She is a beauty Darrell,  congrats to you and your family!


----------



## georgia_home (Feb 6, 2012)

I love it! Great pictures!


----------



## gadeerwoman (Feb 6, 2012)

She is adorable! I can remember when you posted her birth..she can't be 3 already!! Time flies.


----------



## Meriwether Mike (Feb 6, 2012)

Enjoy her while you can. They grow up fast!


----------



## Mangler (Feb 6, 2012)

She has a great smile! Treasure the moments...my 'baby girl' is now 16. Time goes by waayyyy to fast


----------



## mattech (Feb 6, 2012)

Beautiful little girl, I took my daughter to the daddy daughter date night also, she will be 4 in may, time sure flies.


----------



## T.P. (Feb 6, 2012)

Nice!!! I just tucked my 18 month old in for the night. Makes me want to cry sometimes, seems like she was born just last month.


----------



## 01Foreman400 (Feb 8, 2012)

Thanks for all the kind words.  She is my little sweet heart.  We got another one on the way that should be here in Early August.  We'll know if it's a boy or girl in late March.  I'm hoping for a boy but will love another little girl just the same.


----------



## Jeff Phillips (Feb 8, 2012)

What a smile!

She is beautiful, must look like her Mamma


----------



## 01Foreman400 (Feb 8, 2012)

Jeff Phillips said:


> What a smile!
> 
> She is beautiful, must look like her Mamma



Just like her.


----------



## mojo02 (Feb 8, 2012)

She sure is a cute lil thing.  I don't have any rugrats yet, so I can't imagine how extremely proud all of you parents are.


----------



## 01Foreman400 (Feb 8, 2012)

mojo02 said:


> She sure is a cute lil thing.  I don't have any rugrats yet, so I can't imagine how extremely proud all of you parents are.



It will definitely change your life and how you see things.  There is nothing better than coming home from a long day at work and being greeted at the door by the little one with a hug and kiss.


----------



## Paymaster (Feb 8, 2012)

Wow! What a doll! Congrats!


----------



## Vmarsh (Feb 8, 2012)

she got all that from her momma!


----------



## Hoss (Feb 9, 2012)

She is grown fast, Darrell and what a doll.
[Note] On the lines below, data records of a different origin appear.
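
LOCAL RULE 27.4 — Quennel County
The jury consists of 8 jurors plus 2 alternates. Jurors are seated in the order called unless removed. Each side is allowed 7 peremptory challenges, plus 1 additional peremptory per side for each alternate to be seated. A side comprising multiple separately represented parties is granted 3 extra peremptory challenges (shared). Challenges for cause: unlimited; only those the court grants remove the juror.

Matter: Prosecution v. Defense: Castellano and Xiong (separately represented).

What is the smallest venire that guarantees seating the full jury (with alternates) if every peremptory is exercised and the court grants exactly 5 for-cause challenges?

Seats to fill: 8 + 2 alternates = 10.
Peremptories — Prosecution: 7 + 1×2 = 9; Defense: 7 + 1×2 + 3 = 12; total 21.
For-cause removals: 5.
Minimum venire: 10 + 21 + 5 = 36.

36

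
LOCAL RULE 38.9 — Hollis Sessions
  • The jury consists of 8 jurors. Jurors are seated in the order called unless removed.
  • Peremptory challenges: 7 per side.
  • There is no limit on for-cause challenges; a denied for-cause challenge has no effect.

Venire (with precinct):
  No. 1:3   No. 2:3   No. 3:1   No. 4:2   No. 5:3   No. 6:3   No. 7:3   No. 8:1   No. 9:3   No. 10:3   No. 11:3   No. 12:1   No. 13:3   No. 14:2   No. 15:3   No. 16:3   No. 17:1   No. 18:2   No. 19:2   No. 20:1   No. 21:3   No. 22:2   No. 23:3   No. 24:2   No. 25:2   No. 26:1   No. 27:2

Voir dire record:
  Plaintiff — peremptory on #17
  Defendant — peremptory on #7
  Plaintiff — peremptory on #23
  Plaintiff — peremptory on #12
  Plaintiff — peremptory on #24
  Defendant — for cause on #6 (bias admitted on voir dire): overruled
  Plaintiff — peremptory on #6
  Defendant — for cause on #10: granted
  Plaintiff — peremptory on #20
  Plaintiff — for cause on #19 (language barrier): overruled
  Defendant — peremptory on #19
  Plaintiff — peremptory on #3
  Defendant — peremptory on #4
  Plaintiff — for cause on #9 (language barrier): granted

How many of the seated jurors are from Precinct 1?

1

Removed: #3, #4, #6, #7, #9, #10, #12, #17, #19, #20, #23, #24.
Seated jurors 1–8: #1, #2, #5, #8, #11, #13, #14, #15.
Of those, in Precinct 1: #8 → 1.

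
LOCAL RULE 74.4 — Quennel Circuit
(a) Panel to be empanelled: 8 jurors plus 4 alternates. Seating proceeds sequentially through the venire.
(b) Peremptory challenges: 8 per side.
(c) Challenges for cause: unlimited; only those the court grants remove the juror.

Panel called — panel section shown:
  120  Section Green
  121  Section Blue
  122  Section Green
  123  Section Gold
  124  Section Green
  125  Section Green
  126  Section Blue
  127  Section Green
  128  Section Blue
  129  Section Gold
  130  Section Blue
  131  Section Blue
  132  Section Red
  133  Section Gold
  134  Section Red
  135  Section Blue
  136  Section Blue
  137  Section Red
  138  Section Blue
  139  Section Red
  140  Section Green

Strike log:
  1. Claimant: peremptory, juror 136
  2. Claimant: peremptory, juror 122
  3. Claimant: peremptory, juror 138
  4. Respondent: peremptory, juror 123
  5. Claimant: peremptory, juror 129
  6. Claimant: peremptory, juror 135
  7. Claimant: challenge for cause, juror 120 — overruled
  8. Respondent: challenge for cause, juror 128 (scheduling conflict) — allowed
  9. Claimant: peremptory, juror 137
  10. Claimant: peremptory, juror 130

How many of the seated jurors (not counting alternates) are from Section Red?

Removed: #122, #123, #128, #129, #130, #135, #136, #137, #138.
Seated jurors 1–8: #120, #121, #124, #125, #126, #127, #131, #132 (alternates #133, #134, #139, #140 not counted).
Of those, in Section Red: #132 → 1.

1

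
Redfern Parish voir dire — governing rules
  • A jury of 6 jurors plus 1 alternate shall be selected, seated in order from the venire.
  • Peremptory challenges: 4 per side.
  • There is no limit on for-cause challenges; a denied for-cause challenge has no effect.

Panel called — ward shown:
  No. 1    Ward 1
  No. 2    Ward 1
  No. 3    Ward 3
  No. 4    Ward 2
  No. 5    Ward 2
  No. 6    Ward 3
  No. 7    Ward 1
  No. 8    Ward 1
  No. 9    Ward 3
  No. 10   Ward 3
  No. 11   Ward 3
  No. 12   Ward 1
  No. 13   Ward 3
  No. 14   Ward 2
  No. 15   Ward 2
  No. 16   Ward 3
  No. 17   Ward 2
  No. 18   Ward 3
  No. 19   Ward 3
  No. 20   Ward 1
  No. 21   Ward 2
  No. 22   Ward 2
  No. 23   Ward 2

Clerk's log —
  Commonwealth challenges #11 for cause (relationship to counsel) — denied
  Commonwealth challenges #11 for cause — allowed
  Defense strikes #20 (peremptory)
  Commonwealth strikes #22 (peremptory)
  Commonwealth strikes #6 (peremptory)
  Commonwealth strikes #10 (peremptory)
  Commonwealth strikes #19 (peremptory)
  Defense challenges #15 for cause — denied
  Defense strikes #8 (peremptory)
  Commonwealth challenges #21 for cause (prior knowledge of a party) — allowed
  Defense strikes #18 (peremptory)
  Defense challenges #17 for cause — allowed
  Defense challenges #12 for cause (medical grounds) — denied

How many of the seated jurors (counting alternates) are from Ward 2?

Removed: #6, #8, #10, #11, #17, #18, #19, #20, #21, #22.
Seated (7 incl. alternates): #1, #2, #3, #4, #5, #7, #9.
Of those, in Ward 2: #4, #5 → 2.

2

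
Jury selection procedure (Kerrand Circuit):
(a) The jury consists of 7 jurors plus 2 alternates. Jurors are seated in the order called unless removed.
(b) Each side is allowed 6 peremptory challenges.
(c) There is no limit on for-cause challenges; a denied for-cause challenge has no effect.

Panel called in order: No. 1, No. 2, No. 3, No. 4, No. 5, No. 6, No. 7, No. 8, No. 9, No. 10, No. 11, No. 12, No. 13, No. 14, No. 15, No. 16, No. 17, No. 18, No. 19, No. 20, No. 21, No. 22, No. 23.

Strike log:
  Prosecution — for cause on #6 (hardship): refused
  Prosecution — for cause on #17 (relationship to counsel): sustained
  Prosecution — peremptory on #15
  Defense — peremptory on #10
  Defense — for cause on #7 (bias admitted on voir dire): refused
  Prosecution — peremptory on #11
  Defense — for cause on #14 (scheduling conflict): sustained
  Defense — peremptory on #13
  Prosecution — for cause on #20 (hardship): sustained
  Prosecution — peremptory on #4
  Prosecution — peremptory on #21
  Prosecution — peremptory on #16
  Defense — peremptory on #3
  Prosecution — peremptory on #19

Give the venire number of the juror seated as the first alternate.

12

Removed: #3, #4, #10, #11, #13, #14, #15, #16, #17, #19, #20, #21. (#6, #7 stay — for-cause denied.)
Seating in order: seats 1–7 → #1, #2, #5, #6, #7, #8, #9; alternates → #12, #18.
So alternate 1 is #12.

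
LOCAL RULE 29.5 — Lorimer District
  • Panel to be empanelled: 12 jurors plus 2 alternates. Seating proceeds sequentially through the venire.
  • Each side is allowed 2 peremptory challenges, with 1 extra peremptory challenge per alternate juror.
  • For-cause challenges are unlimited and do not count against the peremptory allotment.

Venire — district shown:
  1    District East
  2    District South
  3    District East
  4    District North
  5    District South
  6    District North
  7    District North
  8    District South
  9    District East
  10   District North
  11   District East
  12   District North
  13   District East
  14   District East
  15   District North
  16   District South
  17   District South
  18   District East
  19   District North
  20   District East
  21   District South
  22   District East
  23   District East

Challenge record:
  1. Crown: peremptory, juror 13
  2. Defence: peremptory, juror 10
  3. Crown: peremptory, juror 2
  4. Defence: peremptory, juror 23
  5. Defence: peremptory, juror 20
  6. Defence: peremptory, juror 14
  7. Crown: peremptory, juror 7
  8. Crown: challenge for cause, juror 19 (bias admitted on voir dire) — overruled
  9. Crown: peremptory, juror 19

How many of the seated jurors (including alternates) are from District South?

5

Removed: #2, #7, #10, #13, #14, #19, #20, #23.
Seated (14 incl. alternates): #1, #3, #4, #5, #6, #8, #9, #11, #12, #15, #16, #17, #18, #21.
Of those, in District South: #5, #8, #16, #17, #21 → 5.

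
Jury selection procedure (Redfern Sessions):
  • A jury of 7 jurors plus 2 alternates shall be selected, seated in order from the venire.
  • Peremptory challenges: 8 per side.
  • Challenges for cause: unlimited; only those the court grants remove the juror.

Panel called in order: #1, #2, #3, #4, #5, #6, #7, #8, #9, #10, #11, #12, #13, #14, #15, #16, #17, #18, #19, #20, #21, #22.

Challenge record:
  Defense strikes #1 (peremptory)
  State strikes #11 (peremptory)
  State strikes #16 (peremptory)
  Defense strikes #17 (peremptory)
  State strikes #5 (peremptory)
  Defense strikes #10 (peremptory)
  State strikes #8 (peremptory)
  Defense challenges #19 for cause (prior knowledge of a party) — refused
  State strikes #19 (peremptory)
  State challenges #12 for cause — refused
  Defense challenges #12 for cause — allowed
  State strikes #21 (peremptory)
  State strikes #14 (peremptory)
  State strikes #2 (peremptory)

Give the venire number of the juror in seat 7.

15

Removed: #1, #2, #5, #8, #10, #11, #12, #14, #16, #17, #19, #21.
Seating in order: seats 1–7 → #3, #4, #6, #7, #9, #13, #15; alternates → #18, #20.
So seat 7 is #15.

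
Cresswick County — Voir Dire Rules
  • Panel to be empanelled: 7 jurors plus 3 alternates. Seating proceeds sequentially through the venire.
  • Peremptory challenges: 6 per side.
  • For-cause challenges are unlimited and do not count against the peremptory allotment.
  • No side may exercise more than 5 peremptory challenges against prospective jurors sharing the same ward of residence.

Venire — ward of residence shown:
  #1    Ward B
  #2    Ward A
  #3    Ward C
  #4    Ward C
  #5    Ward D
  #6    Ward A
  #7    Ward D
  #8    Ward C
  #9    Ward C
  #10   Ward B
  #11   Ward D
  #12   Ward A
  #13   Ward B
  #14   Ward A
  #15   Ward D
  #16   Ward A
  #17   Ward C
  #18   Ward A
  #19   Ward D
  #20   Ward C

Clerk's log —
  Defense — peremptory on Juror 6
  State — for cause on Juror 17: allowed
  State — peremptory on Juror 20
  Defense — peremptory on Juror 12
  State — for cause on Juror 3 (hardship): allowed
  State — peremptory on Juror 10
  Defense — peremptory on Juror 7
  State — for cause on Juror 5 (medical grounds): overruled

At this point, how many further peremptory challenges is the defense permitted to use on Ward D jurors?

Defense peremptories so far: #6, #12, #7 — 3 of 6 used, 3 left overall.
Against Ward D: #7 — 1 used; per-ward cap 5 leaves 4.
Binding limit: min(3, 4) = 3.

3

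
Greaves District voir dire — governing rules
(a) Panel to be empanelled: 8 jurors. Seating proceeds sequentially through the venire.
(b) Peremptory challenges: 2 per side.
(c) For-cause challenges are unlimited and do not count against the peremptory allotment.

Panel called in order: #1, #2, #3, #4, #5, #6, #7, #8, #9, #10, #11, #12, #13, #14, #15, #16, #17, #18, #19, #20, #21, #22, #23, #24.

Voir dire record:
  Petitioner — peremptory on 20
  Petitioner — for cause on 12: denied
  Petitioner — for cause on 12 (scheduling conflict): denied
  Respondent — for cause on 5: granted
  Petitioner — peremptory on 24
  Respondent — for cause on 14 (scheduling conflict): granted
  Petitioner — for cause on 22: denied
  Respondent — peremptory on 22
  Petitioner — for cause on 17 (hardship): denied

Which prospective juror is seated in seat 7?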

Congrats on the pending addition too.

Hoss


----------



## Fortner (Feb 9, 2012)

I know how you feel bud. You're gonna have your hands full before too long!


----------



## Worley (Feb 9, 2012)

*Daughter*

Well buddy what a treasure you have there..She has to look like her mom, but she sure is a beautiful addition to have around for sure...That smile is priceless, I know the joy you have as a dad!  Great job investing TIME with that little princess


----------



## Ellbow (Feb 10, 2012)

She is absolutely adorable!
El


----------



## 01Foreman400 (Jun 12, 2013)

*Update*

Just a little update.  She has become my little huntin buddy.  She is 4 years old now.


----------



## Hoss (Jun 12, 2013)

I bet you have a blast with her tagging along.  Nothing like showing the kids the beauty of nature.  She'll remember these times when she grows up.  Good job, Darrell.

Hoss


----------



## gadeerwoman (Jun 20, 2013)

Love those camo boots


----------



## Gadestroyer74 (Jun 20, 2013)

Boy that's a nice young lady right there awesome pictures. Hope you spend many more years in the outdoors with her dad


----------



## bigbuckhuntn (Jun 22, 2013)

nice young lady darrell


----------



## 01Foreman400 (Jun 23, 2013)

Thanks for the kind words everyone.


----------



## COYOTE X (Jun 28, 2013)

Love them boots!!


----------



## Paymaster (Jul 3, 2013)

Mighty fine youngen!


----------



## pstrahin (Jul 3, 2013)

I feel you brother.  I now have a granddaughter.  I look around and ask, where did time go?


----------